Heads 'opt for cheap teachers': Recruitment hit by cash shortages

ALMOST 8 out of 10 schools appoint cheap, inexperienced teachers because they cannot afford to pay the best-qualified staff, according to a survey published yesterday.

The quality of teaching is declining, class sizes are growing and almost one-third of schools say they cannot deliver the national curriculum properly, research by the National Association of Head Teachers shows.

The union, which surveyed 145 primary schools and 51 secondary schools, says that parents are increasingly being called upon to raise money, 'not for the jam on the bread and butter, but for the bread itself'.

Six out of ten say they will have less money, in real terms, this year than last year, and almost one in three says that the quality of education they provide is declining.

Launching the survey yesterday, David Hart, general secretary of the union, said that schools were sliding into a 'parlous' financial state because they were being asked to take on extra responsibilities without extra money.

'The pressures are becoming quite intolerable, and we are seeing cuts which go to the very root of the provision of a decent education in this country,' he said.

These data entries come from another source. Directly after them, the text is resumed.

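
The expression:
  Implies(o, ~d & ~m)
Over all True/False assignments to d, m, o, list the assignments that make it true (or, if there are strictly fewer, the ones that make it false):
is false only for:
  d=False, m=True, o=True;
  d=True, m=False, o=True;
  d=True, m=True, o=True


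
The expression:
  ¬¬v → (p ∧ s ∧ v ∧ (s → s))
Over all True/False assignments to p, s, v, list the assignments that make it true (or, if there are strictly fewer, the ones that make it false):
is false only for:
  p=False, s=False, v=True;
  p=False, s=True, v=True;
  p=True, s=False, v=True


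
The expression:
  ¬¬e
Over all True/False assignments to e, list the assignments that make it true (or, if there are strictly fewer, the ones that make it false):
is true only for:
  e=True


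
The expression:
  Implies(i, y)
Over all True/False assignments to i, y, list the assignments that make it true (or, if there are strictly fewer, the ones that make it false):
is false only for:
  i=True, y=False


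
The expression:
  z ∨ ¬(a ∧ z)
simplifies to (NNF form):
True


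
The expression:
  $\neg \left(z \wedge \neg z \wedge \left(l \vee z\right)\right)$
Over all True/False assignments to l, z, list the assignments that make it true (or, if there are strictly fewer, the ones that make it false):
is always true.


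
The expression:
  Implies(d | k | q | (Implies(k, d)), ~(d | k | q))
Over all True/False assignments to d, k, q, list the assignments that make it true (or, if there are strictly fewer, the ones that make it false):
is true only for:
  d=False, k=False, q=False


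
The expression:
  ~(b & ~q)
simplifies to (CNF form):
q | ~b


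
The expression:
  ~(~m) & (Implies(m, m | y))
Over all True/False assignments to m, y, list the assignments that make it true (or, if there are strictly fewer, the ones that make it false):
is true only for:
  m=True, y=False;
  m=True, y=True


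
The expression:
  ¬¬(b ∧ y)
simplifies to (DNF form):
b ∧ y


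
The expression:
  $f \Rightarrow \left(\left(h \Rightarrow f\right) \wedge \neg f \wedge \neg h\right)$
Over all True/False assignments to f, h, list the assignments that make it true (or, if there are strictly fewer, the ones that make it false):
is true only for:
  f=False, h=False;
  f=False, h=True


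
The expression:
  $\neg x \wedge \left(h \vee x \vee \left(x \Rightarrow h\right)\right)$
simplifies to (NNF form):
$\neg x$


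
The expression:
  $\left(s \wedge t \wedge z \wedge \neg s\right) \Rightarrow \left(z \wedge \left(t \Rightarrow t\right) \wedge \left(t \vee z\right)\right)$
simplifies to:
$\text{True}$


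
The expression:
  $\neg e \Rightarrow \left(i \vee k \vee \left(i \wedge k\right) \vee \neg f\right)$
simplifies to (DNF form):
$e \vee i \vee k \vee \neg f$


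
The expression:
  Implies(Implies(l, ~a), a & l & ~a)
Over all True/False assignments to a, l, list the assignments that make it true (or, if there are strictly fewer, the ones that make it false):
is true only for:
  a=True, l=True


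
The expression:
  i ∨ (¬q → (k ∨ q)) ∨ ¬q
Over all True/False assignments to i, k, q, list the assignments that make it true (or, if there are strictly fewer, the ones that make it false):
is always true.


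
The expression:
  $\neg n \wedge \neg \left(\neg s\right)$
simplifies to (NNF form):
$s \wedge \neg n$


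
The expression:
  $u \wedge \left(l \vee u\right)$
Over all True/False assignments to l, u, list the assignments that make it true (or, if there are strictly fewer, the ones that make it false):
is true only for:
  l=False, u=True;
  l=True, u=True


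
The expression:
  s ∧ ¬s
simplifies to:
False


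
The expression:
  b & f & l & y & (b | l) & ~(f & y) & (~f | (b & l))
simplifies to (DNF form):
False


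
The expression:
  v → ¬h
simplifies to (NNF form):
¬h ∨ ¬v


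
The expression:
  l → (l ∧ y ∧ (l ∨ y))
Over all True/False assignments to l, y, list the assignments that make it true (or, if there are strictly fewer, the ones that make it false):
is false only for:
  l=True, y=False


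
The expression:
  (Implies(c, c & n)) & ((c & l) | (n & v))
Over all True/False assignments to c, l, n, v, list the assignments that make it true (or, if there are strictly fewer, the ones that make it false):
is true only for:
  c=False, l=False, n=True, v=True;
  c=False, l=True, n=True, v=True;
  c=True, l=False, n=True, v=True;
  c=True, l=True, n=True, v=False;
  c=True, l=True, n=True, v=True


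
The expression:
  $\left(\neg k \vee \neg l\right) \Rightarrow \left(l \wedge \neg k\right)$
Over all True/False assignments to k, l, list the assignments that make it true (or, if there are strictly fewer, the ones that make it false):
is true only for:
  k=False, l=True;
  k=True, l=True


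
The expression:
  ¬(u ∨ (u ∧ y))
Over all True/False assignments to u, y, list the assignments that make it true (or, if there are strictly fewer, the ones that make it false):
is true only for:
  u=False, y=False;
  u=False, y=True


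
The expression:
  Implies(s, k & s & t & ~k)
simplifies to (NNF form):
~s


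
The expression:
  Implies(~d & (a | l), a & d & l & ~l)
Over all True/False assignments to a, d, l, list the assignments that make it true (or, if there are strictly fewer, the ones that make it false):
is false only for:
  a=False, d=False, l=True;
  a=True, d=False, l=False;
  a=True, d=False, l=True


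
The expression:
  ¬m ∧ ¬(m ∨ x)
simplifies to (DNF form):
¬m ∧ ¬x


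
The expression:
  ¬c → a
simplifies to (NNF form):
a ∨ c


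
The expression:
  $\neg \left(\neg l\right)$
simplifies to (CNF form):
$l$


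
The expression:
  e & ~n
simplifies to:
e & ~n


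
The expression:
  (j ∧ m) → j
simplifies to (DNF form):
True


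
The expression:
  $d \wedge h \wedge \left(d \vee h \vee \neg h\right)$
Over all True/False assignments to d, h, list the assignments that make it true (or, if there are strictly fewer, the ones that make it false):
is true only for:
  d=True, h=True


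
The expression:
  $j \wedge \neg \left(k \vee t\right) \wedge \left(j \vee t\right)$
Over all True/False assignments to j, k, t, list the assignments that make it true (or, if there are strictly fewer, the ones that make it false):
is true only for:
  j=True, k=False, t=False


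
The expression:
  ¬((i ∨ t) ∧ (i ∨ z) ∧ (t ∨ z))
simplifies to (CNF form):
(¬i ∨ ¬t) ∧ (¬i ∨ ¬z) ∧ (¬t ∨ ¬z)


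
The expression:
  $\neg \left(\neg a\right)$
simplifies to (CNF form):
$a$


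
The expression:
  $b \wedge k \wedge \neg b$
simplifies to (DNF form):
$\text{False}$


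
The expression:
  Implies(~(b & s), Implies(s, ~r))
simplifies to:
b | ~r | ~s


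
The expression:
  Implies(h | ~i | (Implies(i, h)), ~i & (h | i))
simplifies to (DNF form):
(h & ~i) | (i & ~h)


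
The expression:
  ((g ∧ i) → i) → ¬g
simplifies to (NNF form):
¬g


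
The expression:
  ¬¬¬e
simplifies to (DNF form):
¬e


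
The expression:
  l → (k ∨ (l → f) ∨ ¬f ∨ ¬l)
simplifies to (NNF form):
True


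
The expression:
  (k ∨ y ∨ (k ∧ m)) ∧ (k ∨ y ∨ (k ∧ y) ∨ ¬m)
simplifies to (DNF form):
k ∨ y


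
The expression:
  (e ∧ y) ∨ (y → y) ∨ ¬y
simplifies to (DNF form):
True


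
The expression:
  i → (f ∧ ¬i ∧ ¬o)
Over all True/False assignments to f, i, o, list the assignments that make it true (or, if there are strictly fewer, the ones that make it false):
is true only for:
  f=False, i=False, o=False;
  f=False, i=False, o=True;
  f=True, i=False, o=False;
  f=True, i=False, o=True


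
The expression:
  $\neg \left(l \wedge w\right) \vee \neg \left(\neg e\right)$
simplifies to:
$e \vee \neg l \vee \neg w$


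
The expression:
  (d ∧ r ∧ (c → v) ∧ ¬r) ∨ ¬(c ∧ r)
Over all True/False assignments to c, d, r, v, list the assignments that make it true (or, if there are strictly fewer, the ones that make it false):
is false only for:
  c=True, d=False, r=True, v=False;
  c=True, d=False, r=True, v=True;
  c=True, d=True, r=True, v=False;
  c=True, d=True, r=True, v=True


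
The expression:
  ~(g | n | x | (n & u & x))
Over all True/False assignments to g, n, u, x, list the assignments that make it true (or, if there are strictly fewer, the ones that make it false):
is true only for:
  g=False, n=False, u=False, x=False;
  g=False, n=False, u=True, x=False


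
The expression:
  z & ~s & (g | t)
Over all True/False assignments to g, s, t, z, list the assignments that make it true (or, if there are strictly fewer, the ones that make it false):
is true only for:
  g=False, s=False, t=True, z=True;
  g=True, s=False, t=False, z=True;
  g=True, s=False, t=True, z=True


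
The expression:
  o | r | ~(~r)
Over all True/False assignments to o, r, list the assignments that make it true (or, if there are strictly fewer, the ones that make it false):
is false only for:
  o=False, r=False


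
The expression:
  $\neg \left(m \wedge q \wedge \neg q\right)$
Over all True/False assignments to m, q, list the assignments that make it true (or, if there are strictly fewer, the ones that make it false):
is always true.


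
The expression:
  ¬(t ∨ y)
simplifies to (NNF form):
¬t ∧ ¬y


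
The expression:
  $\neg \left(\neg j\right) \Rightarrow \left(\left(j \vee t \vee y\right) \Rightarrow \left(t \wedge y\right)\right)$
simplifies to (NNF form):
$\left(t \wedge y\right) \vee \neg j$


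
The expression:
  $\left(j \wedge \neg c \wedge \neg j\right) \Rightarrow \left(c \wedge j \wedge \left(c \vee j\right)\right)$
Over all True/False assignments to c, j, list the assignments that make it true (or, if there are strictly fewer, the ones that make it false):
is always true.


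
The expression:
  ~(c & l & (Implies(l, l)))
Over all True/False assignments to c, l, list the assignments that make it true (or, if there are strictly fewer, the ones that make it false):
is false only for:
  c=True, l=True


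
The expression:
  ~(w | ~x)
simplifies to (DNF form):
x & ~w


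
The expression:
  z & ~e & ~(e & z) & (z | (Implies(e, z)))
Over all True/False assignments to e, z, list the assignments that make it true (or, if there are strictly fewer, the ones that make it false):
is true only for:
  e=False, z=True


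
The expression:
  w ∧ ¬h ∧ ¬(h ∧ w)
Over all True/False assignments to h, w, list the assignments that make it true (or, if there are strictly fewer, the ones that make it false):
is true only for:
  h=False, w=True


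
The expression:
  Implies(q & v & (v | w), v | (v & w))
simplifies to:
True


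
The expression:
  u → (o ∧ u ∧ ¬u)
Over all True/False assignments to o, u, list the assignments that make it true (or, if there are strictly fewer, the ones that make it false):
is true only for:
  o=False, u=False;
  o=True, u=False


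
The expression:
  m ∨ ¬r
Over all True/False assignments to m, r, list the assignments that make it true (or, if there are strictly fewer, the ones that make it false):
is false only for:
  m=False, r=True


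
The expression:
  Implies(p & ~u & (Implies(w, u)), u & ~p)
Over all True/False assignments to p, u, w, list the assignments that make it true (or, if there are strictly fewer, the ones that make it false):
is false only for:
  p=True, u=False, w=False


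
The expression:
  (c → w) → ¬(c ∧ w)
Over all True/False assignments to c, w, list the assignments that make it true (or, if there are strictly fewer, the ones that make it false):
is false only for:
  c=True, w=True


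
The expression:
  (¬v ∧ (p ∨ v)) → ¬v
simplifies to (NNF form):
True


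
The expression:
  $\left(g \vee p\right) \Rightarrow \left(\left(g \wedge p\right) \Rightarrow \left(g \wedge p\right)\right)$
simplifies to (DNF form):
$\text{True}$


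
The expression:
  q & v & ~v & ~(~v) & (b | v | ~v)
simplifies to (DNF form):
False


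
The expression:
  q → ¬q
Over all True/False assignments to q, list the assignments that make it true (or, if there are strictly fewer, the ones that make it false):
is true only for:
  q=False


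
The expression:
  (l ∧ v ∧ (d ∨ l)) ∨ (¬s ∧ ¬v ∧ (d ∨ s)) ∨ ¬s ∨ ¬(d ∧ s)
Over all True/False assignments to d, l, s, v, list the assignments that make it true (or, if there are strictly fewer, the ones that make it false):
is false only for:
  d=True, l=False, s=True, v=False;
  d=True, l=False, s=True, v=True;
  d=True, l=True, s=True, v=False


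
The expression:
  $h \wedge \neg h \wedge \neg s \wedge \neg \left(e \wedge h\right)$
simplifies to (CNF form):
$\text{False}$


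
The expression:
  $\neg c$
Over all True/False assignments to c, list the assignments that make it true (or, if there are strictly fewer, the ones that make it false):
is true only for:
  c=False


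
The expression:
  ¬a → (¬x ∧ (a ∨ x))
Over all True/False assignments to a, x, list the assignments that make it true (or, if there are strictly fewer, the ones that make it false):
is true only for:
  a=True, x=False;
  a=True, x=True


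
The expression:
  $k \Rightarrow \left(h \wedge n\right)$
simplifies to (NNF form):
$\left(h \wedge n\right) \vee \neg k$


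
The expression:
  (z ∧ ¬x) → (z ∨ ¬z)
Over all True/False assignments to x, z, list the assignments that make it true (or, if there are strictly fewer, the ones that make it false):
is always true.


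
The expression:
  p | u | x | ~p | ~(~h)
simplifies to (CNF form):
True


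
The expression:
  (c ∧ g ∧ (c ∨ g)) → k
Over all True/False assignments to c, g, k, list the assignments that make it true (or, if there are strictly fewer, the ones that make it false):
is false only for:
  c=True, g=True, k=False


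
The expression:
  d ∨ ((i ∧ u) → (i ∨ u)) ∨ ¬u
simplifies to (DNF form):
True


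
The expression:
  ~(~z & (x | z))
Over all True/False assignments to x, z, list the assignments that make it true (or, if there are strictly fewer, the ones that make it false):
is false only for:
  x=True, z=False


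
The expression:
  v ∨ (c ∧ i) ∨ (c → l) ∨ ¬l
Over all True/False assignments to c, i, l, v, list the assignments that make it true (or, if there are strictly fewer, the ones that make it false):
is always true.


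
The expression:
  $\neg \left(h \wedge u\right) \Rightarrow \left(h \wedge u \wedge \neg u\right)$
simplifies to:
$h \wedge u$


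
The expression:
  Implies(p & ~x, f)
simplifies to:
f | x | ~p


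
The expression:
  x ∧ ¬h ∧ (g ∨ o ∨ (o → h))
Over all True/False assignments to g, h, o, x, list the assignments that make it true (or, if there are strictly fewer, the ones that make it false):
is true only for:
  g=False, h=False, o=False, x=True;
  g=False, h=False, o=True, x=True;
  g=True, h=False, o=False, x=True;
  g=True, h=False, o=True, x=True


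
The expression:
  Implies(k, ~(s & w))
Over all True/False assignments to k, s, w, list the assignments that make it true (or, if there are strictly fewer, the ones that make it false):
is false only for:
  k=True, s=True, w=True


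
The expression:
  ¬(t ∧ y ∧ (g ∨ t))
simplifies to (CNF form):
¬t ∨ ¬y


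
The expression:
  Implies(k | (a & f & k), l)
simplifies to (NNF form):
l | ~k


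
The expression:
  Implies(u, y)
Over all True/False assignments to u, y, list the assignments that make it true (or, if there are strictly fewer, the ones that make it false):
is false only for:
  u=True, y=False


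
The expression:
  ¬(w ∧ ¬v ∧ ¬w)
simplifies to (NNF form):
True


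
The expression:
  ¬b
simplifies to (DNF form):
¬b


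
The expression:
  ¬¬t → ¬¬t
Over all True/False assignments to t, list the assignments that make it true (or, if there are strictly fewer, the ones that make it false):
is always true.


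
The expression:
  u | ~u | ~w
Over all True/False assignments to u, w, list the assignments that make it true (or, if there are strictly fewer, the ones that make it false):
is always true.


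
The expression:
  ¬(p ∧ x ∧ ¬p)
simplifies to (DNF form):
True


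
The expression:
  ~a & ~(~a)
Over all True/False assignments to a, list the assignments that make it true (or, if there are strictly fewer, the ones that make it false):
is never true.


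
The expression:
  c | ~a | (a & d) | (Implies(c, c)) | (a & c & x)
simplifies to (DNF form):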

When asked about the appointment of staff, 77 per cent of head teachers said that cost rather than quality determined their choice. Bob Fisk, a former president of the union and head teacher of Coquet High School in Northumberland, said that he had recently had to choose between taking an experienced job applicant for three days each week or an inexperienced one full-time.

'The teaching quality might not be so good, but I have got someone who will stand in front of the classes for five days each week. I would not want to say that newly qualified teachers are of poor quality, but we don't have the choice now,' he said.

More than 90 per cent of head teachers said that they had not had adequate support to bring in the national curriculum, and almost half said that they had had none at all. Many mentioned increases in class sizes as a reason for not being able to deliver the curriculum properly.

Almost all schools tried to raise funds to supplement their income, but those in affluent areas were most successful. Among the schemes they devised were horseracing evenings in which parents were invited to bet on videos of racing; letting out car parks for sports events and even carrying out bucket collections at football matches.

Yesterday the Department for Education said that school budgets had increased by almost 50 per cent in real terms since 1979. Schools had pounds 400m left in their bank accounts at the end of the 1991- 92 financial year.

Mr Hart accused the department of being 'disingenuous' in its use of figures.